Screening has significantly increased the number of cancers diagnosed at an early, and usually curable, stage. Men who are elderly and/or in poor health, need not undergo screening for prostate cancer because there may be little or no benefit to finding the prostate cancer at an early stage in these men. However, men over the age of 50 (or age 40 for African-American men or those with a family history) should be offered or recommended to undergo yearly screening with PSA and DRE.
Since the advent of screening with the PSA test in 1987, there has been a 4-fold decrease in men with advanced prostate cancer which had already spread at the time of diagnosis.
Recent news stories have provided confusing and conflicting information on two recent medical research articles about the benefits of a PSA blood test for early detection of prostate cancer. The links below provide more information on this.
Risk factors for prostate cancer include family history, high fat diet, smoking and ethnicity. African-American men have a 60% higher incidence rate of prostate cancer than Caucasian men. They are more likely to get this disease at a younger age and often have more aggressive cancer.
The detection of prostate cancer while it is still localized (hasn’t spread past the prostate), combined with improvements in technology and our understanding of prostate cancer, means the chances for recovery have improved significantly. Today, men with newly diagnosed prostate cancer, who have an expected life span of at least ten years, have a number of options for treatment with high likelihood of cure. These include surgery to remove the cancerous prostate or delivering radiation therapy (either external or with radioactive seed implant) to the prostate, sometimes with hormonal therapy.
The most recent advance in the management of localized prostate cancer is the robotic-assisted, laparoscopic prostatectomy (surgical removal of part of the prostate gland). The laparoscopic instruments are attached to the robotic arms of the DaVinci robotic system at the bedside. The surgeon controls the movements of the robotic arms from a remote console while visualizing the surgical field through a 3-D camera.
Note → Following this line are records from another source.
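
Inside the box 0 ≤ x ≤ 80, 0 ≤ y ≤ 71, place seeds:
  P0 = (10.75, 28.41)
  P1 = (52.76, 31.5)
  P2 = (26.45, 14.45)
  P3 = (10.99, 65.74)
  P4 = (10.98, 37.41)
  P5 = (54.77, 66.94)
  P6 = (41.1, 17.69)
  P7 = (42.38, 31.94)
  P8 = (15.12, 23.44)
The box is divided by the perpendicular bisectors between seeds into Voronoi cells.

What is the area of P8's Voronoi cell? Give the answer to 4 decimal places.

Area of P8's cell: 421.4988

1. box [0,80]×[0,71]: [(0, 0) (80, 0) (80, 71) (0, 71)]
2. ⊥bis P8·P0 via (12.935,25.925): [(0, 14.5516) (0, 0) (80, 0) (80, 71) (64.1988, 71)]  |A|=3868.0396
3. ⊥bis P8·P1 via (33.94,27.47): [(30.8902, 41.7126) (0, 14.5516) (0, 0) (39.8223, 0)]  |A|=1055.2945
4. ⊥bis P8·P2 via (20.785,18.945): [(32.5819, 33.8125) (30.8902, 41.7126) (0, 14.5516) (0, 0) (5.7527, 0)]  |A|=479.3073
5. ⊥bis P8·P3 via (13.055,44.59): [(32.5819, 33.8125) (30.8902, 41.7126) (0, 14.5516) (0, 0) (5.7527, 0)]  |A|=479.3073
6. ⊥bis P8·P4 via (13.05,30.425): [(32.5819, 33.8125) (32.0984, 36.07) (20.5962, 32.6613) (0, 14.5516) (0, 0) (5.7527, 0)]  |A|=444.7969
7. ⊥bis P8·P5 via (34.945,45.19): [(32.5819, 33.8125) (32.0984, 36.07) (20.5962, 32.6613) (0, 14.5516) (0, 0) (5.7527, 0)]  |A|=444.7969
8. ⊥bis P8·P6 via (28.11,20.565): [(30.4463, 31.121) (31.5025, 35.8934) (20.5962, 32.6613) (0, 14.5516) (0, 0) (5.7527, 0)]  |A|=440.4072
9. ⊥bis P8·P7 via (28.75,27.69): [(28.4605, 28.6184) (26.6413, 34.4528) (20.5962, 32.6613) (0, 14.5516) (0, 0) (5.7527, 0)]  |A|=421.4988
10. canonical 6-gon: [(28.4605, 28.6184) (26.6413, 34.4528) (20.5962, 32.6613) (0, 14.5516) (0, 0) (5.7527, 0)]
11. shoelace: 421.4988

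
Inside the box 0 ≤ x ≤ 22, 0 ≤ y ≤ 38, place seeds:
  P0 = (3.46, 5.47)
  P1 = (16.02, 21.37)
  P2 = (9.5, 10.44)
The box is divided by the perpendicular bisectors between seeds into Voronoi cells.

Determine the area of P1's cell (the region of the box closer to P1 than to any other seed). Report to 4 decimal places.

Area of P1's cell: 462.9926

1. box [0,22]×[0,38]: [(0, 0) (22, 0) (22, 38) (0, 38)]
2. ⊥bis P1·P0 via (9.74,13.42): [(0, 21.114) (22, 3.7354) (22, 38) (0, 38)]  |A|=562.6571
3. ⊥bis P1·P2 via (12.76,15.905): [(0, 23.5166) (22, 10.3931) (22, 38) (0, 38)]  |A|=462.9926
4. canonical 4-gon: [(0, 23.5166) (22, 10.3931) (22, 38) (0, 38)]
5. shoelace: 462.9926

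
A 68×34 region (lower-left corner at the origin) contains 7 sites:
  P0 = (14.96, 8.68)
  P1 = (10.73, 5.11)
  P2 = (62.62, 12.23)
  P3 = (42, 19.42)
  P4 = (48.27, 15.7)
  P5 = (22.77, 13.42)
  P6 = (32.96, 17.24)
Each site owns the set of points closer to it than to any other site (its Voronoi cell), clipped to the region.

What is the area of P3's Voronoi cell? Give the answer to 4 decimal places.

Area of P3's cell: 268.9902

1. box [0,68]×[0,34]: [(0, 0) (68, 0) (68, 34) (0, 34)]
2. ⊥bis P3·P0 via (28.48,14.05): [(34.0605, 0) (68, 0) (68, 34) (20.5561, 34)]  |A|=1383.5181
3. ⊥bis P3·P1 via (26.365,12.265): [(34.0605, 0) (68, 0) (68, 34) (20.5561, 34)]  |A|=1383.5181
4. ⊥bis P3·P2 via (52.31,15.825): [(34.0605, 0) (46.792, 0) (58.6475, 34) (20.5561, 34)]  |A|=863.9883
5. ⊥bis P3·P4 via (45.135,17.56): [(34.0605, 0) (34.7166, 0) (54.8889, 34) (20.5561, 34)]  |A|=594.8116
6. ⊥bis P3·P5 via (32.385,16.42): [(36.5461, 3.0836) (54.8889, 34) (26.8998, 34)]  |A|=432.6605
7. ⊥bis P3·P6 via (37.48,18.33): [(39.8243, 8.6088) (54.8889, 34) (33.7012, 34)]  |A|=268.9902
8. canonical 3-gon: [(39.8243, 8.6088) (54.8889, 34) (33.7012, 34)]
9. shoelace: 268.9902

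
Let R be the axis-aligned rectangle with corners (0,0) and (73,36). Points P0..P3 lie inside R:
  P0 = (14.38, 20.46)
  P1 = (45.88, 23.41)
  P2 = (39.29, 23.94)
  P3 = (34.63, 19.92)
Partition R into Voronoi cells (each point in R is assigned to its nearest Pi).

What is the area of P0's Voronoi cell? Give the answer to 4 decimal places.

Area of P0's cell: 880.0765

1. box [0,73]×[0,36]: [(0, 0) (73, 0) (73, 36) (0, 36)]
2. ⊥bis P0·P1 via (30.13,21.935): [(0, 0) (32.1842, 0) (28.8128, 36) (0, 36)]  |A|=1097.9466
3. ⊥bis P0·P2 via (26.835,22.2): [(0, 0) (29.9364, 0) (24.9071, 36) (0, 36)]  |A|=987.1831
4. ⊥bis P0·P3 via (24.505,20.19): [(0, 0) (23.9666, 0) (24.9235, 35.8828) (24.9071, 36) (0, 36)]  |A|=880.0765
5. canonical 5-gon: [(0, 0) (23.9666, 0) (24.9235, 35.8828) (24.9071, 36) (0, 36)]
6. shoelace: 880.0765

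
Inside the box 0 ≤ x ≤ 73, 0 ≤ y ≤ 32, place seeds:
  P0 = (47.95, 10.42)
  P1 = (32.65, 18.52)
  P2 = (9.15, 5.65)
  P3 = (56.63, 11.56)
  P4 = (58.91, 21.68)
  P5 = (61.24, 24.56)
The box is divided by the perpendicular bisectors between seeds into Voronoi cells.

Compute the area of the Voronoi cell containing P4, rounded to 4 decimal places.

1. box [0,73]×[0,32]: [(0, 0) (73, 0) (73, 32) (0, 32)]
2. ⊥bis P4·P0 via (53.43,16.05): [(69.9193, 0) (73, 0) (73, 32) (37.0434, 32)]  |A|=624.5962
3. ⊥bis P4·P1 via (45.78,20.1): [(45.3171, 23.9467) (69.9193, 0) (73, 0) (73, 32) (44.348, 32)]  |A|=595.1833
4. ⊥bis P4·P2 via (34.03,13.665): [(45.3171, 23.9467) (69.9193, 0) (73, 0) (73, 32) (44.348, 32)]  |A|=595.1833
5. ⊥bis P4·P3 via (57.77,16.62): [(45.3171, 23.9467) (51.3609, 18.0639) (73, 13.1887) (73, 32) (44.348, 32)]  |A|=424.6628
6. ⊥bis P4·P5 via (60.075,23.12): [(45.3171, 23.9467) (51.3609, 18.0639) (72.0999, 13.3915) (49.0989, 32) (44.348, 32)]  |A|=193.8149
7. canonical 5-gon: [(45.3171, 23.9467) (51.3609, 18.0639) (72.0999, 13.3915) (49.0989, 32) (44.348, 32)]
8. shoelace: 193.8149

Area of P4's cell: 193.8149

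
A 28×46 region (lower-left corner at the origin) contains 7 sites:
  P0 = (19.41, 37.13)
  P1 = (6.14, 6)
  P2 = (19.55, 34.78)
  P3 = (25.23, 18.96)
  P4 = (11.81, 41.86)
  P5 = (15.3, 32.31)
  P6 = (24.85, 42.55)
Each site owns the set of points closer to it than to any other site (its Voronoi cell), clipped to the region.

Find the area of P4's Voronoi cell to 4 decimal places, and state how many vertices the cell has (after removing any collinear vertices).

1. box [0,28]×[0,46]: [(0, 0) (28, 0) (28, 46) (0, 46)]
2. ⊥bis P4·P0 via (15.61,39.495): [(0, 14.4134) (19.6585, 46) (0, 46)]  |A|=310.4728
3. ⊥bis P4·P1 via (8.975,23.93): [(0, 25.3491) (6.1963, 24.3694) (19.6585, 46) (0, 46)]  |A|=276.5925
4. ⊥bis P4·P2 via (15.68,38.32): [(0, 25.3491) (3.3331, 24.8221) (13.173, 35.5793) (19.6585, 46) (0, 46)]  |A|=258.965
5. ⊥bis P4·P3 via (18.52,30.41): [(0, 25.3491) (3.3331, 24.8221) (13.173, 35.5793) (19.6585, 46) (0, 46)]  |A|=258.965
6. ⊥bis P4·P5 via (13.555,37.085): [(0, 32.1314) (14.2735, 37.3476) (19.6585, 46) (0, 46)]  |A|=184.0237
7. ⊥bis P4·P6 via (18.33,42.205): [(0, 32.1314) (14.2735, 37.3476) (18.249, 43.7353) (18.1292, 46) (0, 46)]  |A|=182.292
8. canonical 5-gon: [(0, 32.1314) (14.2735, 37.3476) (18.249, 43.7353) (18.1292, 46) (0, 46)]
9. shoelace: 182.292

Area of P4's cell: 182.2920 (5 vertices)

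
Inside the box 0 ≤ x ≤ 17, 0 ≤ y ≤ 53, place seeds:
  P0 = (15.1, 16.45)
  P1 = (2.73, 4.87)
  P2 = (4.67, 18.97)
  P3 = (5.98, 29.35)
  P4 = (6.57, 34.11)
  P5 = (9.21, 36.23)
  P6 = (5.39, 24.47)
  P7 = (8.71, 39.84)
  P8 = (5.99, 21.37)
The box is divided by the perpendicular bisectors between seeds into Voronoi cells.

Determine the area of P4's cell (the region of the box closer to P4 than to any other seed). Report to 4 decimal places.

1. box [0,17]×[0,53]: [(0, 0) (17, 0) (17, 53) (0, 53)]
2. ⊥bis P4·P0 via (10.835,25.28): [(0, 20.0466) (17, 28.2578) (17, 53) (0, 53)]  |A|=490.4132
3. ⊥bis P4·P1 via (4.65,19.49): [(0, 20.1007) (0.0881, 20.0891) (17, 28.2578) (17, 53) (0, 53)]  |A|=490.4108
4. ⊥bis P4·P2 via (5.62,26.54): [(0, 27.2453) (11.8301, 25.7607) (17, 28.2578) (17, 53) (0, 53)]  |A|=447.8323
5. ⊥bis P4·P3 via (6.275,31.73): [(0, 32.5078) (17, 30.4006) (17, 53) (0, 53)]  |A|=366.2784
6. ⊥bis P4·P5 via (7.89,35.17): [(0, 44.9953) (0, 32.5078) (11.1363, 31.1274)]  |A|=69.5322
7. ⊥bis P4·P6 via (5.98,29.29): [(0, 44.9953) (0, 32.5078) (11.1363, 31.1274)]  |A|=69.5322
8. ⊥bis P4·P7 via (7.64,36.975): [(5.9267, 37.6149) (0, 39.8283) (0, 32.5078) (11.1363, 31.1274)]  |A|=54.2208
9. ⊥bis P4·P8 via (6.28,27.74): [(5.9267, 37.6149) (0, 39.8283) (0, 32.5078) (11.1363, 31.1274)]  |A|=54.2208
10. canonical 4-gon: [(5.9267, 37.6149) (0, 39.8283) (0, 32.5078) (11.1363, 31.1274)]
11. shoelace: 54.2208

Area of P4's cell: 54.2208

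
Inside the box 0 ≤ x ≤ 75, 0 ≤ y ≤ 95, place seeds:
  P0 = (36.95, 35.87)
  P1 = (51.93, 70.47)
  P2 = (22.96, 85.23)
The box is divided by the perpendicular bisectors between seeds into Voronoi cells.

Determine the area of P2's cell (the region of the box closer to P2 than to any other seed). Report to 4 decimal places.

1. box [0,75]×[0,95]: [(0, 0) (75, 0) (75, 95) (0, 95)]
2. ⊥bis P2·P0 via (29.955,60.55): [(0, 52.0599) (75, 73.317) (75, 95) (0, 95)]  |A|=2423.3653
3. ⊥bis P2·P1 via (37.445,77.85): [(0, 52.0599) (28.4073, 60.1113) (46.1828, 95) (0, 95)]  |A|=1415.5336
4. canonical 4-gon: [(0, 52.0599) (28.4073, 60.1113) (46.1828, 95) (0, 95)]
5. shoelace: 1415.5336

Area of P2's cell: 1415.5336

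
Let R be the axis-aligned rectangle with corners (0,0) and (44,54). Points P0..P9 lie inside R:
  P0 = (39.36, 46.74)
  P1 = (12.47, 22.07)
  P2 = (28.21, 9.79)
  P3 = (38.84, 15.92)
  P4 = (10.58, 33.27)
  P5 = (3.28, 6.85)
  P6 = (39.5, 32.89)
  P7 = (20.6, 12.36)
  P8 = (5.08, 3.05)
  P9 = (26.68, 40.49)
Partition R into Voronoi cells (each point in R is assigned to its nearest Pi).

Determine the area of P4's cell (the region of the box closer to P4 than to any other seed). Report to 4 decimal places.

1. box [0,44]×[0,54]: [(0, 0) (44, 0) (44, 54) (0, 54)]
2. ⊥bis P4·P0 via (24.97,40.005): [(0, 0) (43.6937, 0) (18.4199, 54) (0, 54)]  |A|=1677.0658
3. ⊥bis P4·P1 via (11.525,27.67): [(0, 25.7252) (29.3364, 30.6757) (18.4199, 54) (0, 54)]  |A|=629.557
4. ⊥bis P4·P2 via (19.395,21.53): [(0, 25.7252) (29.3364, 30.6757) (18.4199, 54) (0, 54)]  |A|=629.557
5. ⊥bis P4·P3 via (24.71,24.595): [(0, 25.7252) (28.3399, 30.5075) (28.95, 31.5013) (18.4199, 54) (0, 54)]  |A|=629.1132
6. ⊥bis P4·P5 via (6.93,20.06): [(0, 25.7252) (28.3399, 30.5075) (28.95, 31.5013) (18.4199, 54) (0, 54)]  |A|=629.1132
7. ⊥bis P4·P6 via (25.04,33.08): [(0, 25.7252) (24.9988, 29.9437) (25.1266, 39.6704) (18.4199, 54) (0, 54)]  |A|=608.5083
8. ⊥bis P4·P7 via (15.59,22.815): [(0, 25.7252) (24.9988, 29.9437) (25.1266, 39.6704) (18.4199, 54) (0, 54)]  |A|=608.5083
9. ⊥bis P4·P8 via (7.83,18.16): [(0, 25.7252) (24.9988, 29.9437) (25.1266, 39.6704) (18.4199, 54) (0, 54)]  |A|=608.5083
10. ⊥bis P4·P9 via (18.63,36.88): [(0, 25.7252) (21.9698, 29.4326) (10.9526, 54) (0, 54)]  |A|=445.1346
11. canonical 4-gon: [(0, 25.7252) (21.9698, 29.4326) (10.9526, 54) (0, 54)]
12. shoelace: 445.1346

Area of P4's cell: 445.1346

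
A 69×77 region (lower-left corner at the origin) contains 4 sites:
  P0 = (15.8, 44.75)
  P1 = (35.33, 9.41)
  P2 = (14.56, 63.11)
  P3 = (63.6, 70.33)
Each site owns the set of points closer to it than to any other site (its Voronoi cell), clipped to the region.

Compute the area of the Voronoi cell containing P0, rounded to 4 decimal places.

Area of P0's cell: 1308.7915

1. box [0,69]×[0,77]: [(0, 0) (69, 0) (69, 77) (0, 77)]
2. ⊥bis P0·P1 via (25.565,27.08): [(0, 12.952) (69, 51.0836) (69, 77) (0, 77)]  |A|=3103.7743
3. ⊥bis P0·P2 via (15.18,53.93): [(0, 52.9048) (0, 12.952) (69, 51.0836) (69, 57.5649)]  |A|=1601.9781
4. ⊥bis P0·P3 via (39.7,57.54): [(40.7092, 55.6542) (0, 52.9048) (0, 12.952) (49.054, 40.0607)]  |A|=1308.7915
5. canonical 4-gon: [(40.7092, 55.6542) (0, 52.9048) (0, 12.952) (49.054, 40.0607)]
6. shoelace: 1308.7915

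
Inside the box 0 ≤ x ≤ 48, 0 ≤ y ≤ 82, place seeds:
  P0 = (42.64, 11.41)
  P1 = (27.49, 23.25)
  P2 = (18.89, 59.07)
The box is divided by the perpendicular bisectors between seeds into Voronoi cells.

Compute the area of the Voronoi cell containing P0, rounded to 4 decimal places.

1. box [0,48]×[0,82]: [(0, 0) (48, 0) (48, 82) (0, 82)]
2. ⊥bis P0·P1 via (35.065,17.33): [(21.5213, 0) (48, 0) (48, 33.8811)]  |A|=448.5642
3. ⊥bis P0·P2 via (30.765,35.24): [(21.5213, 0) (48, 0) (48, 33.8811)]  |A|=448.5642
4. canonical 3-gon: [(21.5213, 0) (48, 0) (48, 33.8811)]
5. shoelace: 448.5642

Area of P0's cell: 448.5642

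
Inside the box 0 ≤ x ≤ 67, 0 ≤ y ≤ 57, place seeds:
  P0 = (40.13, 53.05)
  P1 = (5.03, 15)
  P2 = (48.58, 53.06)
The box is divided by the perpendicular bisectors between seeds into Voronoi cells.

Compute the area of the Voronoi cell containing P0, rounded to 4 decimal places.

Area of P0's cell: 1003.4845

1. box [0,67]×[0,57]: [(0, 0) (67, 0) (67, 57) (0, 57)]
2. ⊥bis P0·P1 via (22.58,34.025): [(0, 54.8544) (59.4647, 0) (67, 0) (67, 57) (0, 57)]  |A|=2188.0516
3. ⊥bis P0·P2 via (44.355,53.055): [(0, 54.8544) (44.4013, 13.8955) (44.3503, 57) (0, 57)]  |A|=1003.4845
4. canonical 4-gon: [(0, 54.8544) (44.4013, 13.8955) (44.3503, 57) (0, 57)]
5. shoelace: 1003.4845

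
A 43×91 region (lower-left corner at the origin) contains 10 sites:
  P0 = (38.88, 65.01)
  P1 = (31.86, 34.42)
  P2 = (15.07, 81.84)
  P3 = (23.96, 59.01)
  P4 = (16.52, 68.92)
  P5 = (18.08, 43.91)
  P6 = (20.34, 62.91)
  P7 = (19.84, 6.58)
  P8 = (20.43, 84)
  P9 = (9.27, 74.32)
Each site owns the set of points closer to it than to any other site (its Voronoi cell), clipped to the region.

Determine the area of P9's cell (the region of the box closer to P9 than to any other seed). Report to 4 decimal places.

Area of P9's cell: 259.7354

1. box [0,43]×[0,91]: [(0, 0) (43, 0) (43, 91) (0, 91)]
2. ⊥bis P9·P0 via (24.075,69.665): [(0, 0) (2.1709, 0) (30.7832, 91) (0, 91)]  |A|=1499.4089
3. ⊥bis P9·P1 via (20.565,54.37): [(0, 42.7268) (18.9846, 53.4752) (30.7832, 91) (0, 91)]  |A|=1035.7892
4. ⊥bis P9·P2 via (12.17,78.08): [(0, 87.4664) (0, 42.7268) (18.9846, 53.4752) (23.8809, 69.0477)]  |A|=655.7156
5. ⊥bis P9·P3 via (16.615,66.665): [(21.2295, 71.0926) (0, 87.4664) (0, 50.7228)]  |A|=390.0239
6. ⊥bis P9·P4 via (12.895,71.62): [(15.6865, 75.3678) (0, 87.4664) (0, 54.3073)]  |A|=260.0753
7. ⊥bis P9·P5 via (13.675,59.115): [(0.8035, 55.386) (15.6865, 75.3678) (0, 87.4664) (0, 55.1533)]  |A|=259.7354
8. ⊥bis P9·P6 via (14.805,68.615): [(0.8035, 55.386) (15.6865, 75.3678) (0, 87.4664) (0, 55.1533)]  |A|=259.7354
9. ⊥bis P9·P7 via (14.555,40.45): [(0.8035, 55.386) (15.6865, 75.3678) (0, 87.4664) (0, 55.1533)]  |A|=259.7354
10. ⊥bis P9·P8 via (14.85,79.16): [(0.8035, 55.386) (15.6865, 75.3678) (0, 87.4664) (0, 55.1533)]  |A|=259.7354
11. canonical 4-gon: [(0.8035, 55.386) (15.6865, 75.3678) (0, 87.4664) (0, 55.1533)]
12. shoelace: 259.7354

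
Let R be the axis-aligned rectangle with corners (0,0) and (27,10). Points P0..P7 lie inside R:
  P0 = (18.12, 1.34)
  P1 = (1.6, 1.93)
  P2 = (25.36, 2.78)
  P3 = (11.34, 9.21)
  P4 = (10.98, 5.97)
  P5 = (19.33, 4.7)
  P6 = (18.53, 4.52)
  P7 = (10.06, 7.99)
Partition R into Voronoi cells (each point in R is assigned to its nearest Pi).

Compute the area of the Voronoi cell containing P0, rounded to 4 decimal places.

Area of P0's cell: 25.3010

1. box [0,27]×[0,10]: [(0, 0) (27, 0) (27, 10) (0, 10)]
2. ⊥bis P0·P1 via (9.86,1.635): [(9.8016, 0) (27, 0) (27, 10) (10.1587, 10)]  |A|=170.1982
3. ⊥bis P0·P2 via (21.74,2.06): [(9.8016, 0) (22.1497, 0) (20.1608, 10) (10.1587, 10)]  |A|=111.7507
4. ⊥bis P0·P3 via (14.73,5.275): [(9.8395, 1.0619) (9.8016, 0) (22.1497, 0) (20.1687, 9.9604)]  |A|=66.8114
5. ⊥bis P0·P4 via (14.55,3.655): [(16.7024, 6.9742) (12.1799, 0) (22.1497, 0) (20.1687, 9.9604)]  |A|=54.9865
6. ⊥bis P0·P5 via (18.725,3.02): [(15.0066, 4.3591) (12.1799, 0) (22.1497, 0) (21.7669, 1.9245)]  |A|=27.769
7. ⊥bis P0·P6 via (18.325,2.93): [(19.3374, 2.7995) (14.4074, 3.4351) (12.1799, 0) (22.1497, 0) (21.7669, 1.9245)]  |A|=25.301
8. ⊥bis P0·P7 via (14.09,4.665): [(19.3374, 2.7995) (14.4074, 3.4351) (12.1799, 0) (22.1497, 0) (21.7669, 1.9245)]  |A|=25.301
9. canonical 5-gon: [(19.3374, 2.7995) (14.4074, 3.4351) (12.1799, 0) (22.1497, 0) (21.7669, 1.9245)]
10. shoelace: 25.301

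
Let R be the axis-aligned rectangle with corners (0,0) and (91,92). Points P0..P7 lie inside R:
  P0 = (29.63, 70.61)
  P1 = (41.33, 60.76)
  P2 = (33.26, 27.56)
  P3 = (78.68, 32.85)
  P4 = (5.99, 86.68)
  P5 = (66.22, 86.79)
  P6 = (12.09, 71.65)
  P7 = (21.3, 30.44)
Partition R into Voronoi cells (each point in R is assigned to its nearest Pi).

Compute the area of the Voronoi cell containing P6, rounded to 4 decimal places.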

Instead of a larger incision needed for a standard operation, there a four small, keyhole like incisions. The blood loss during robotic-assisted procedure is reduced significantly to about one-sixth of what is noted with standard open surgery. The precision of movements and improved visualization of the surgical field allows for preservation of vital structures and reduces the risk of potential side effects such as impotence or urinary dysfunction. Also, the time to full recovery may be reduced by one half for most patients.